4. No cervical interlaminar epidural steroid injection should be undertaken, at any segmental level, without preprocedural review of prior imaging studies demonstrating sufficient epidural spatial dimensions for needle placement at the target level.

5. Particulate steroids should not be used in therapeutic cervical transforaminal injections. (Injuries following nonparticulate injections were temporary, whereas paraplegias after particulate steroids were permanent. If the nerve root involved is at a higher level, i.e., C5, most pain medicine physicians perform an interlaminar injection at C6-7 or C7-T1, insert a catheter, and advance it to C5. For diagnostic injections, to help the surgeon identify the affected nerve root, pain physicians perform transforaminal injections using local anesthetic, with or without a nonparticulate dexamethasone.)

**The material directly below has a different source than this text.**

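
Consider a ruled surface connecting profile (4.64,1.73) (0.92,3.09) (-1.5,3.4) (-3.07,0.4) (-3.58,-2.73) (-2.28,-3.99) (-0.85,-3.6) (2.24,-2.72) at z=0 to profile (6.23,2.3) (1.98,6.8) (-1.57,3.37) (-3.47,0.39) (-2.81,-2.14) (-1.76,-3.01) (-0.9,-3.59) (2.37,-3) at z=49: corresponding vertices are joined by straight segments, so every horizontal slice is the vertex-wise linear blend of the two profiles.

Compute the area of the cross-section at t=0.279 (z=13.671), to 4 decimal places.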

6. A nonparticulate steroid (e.g., dexamethasone) should be used for the initial injection in lumbar transforaminal epidural injections.

7. There are situations in which particulate steroids could be used in the performance of lumbar transforaminal epidural steroid injections. (This is because the lumbar transforaminal area is wider than in the cervical regions. If relief from a nonparticulate steroid is of short duration, some physicians will inject a steroid containing smaller particles, either betamethasone or triamcinolone.)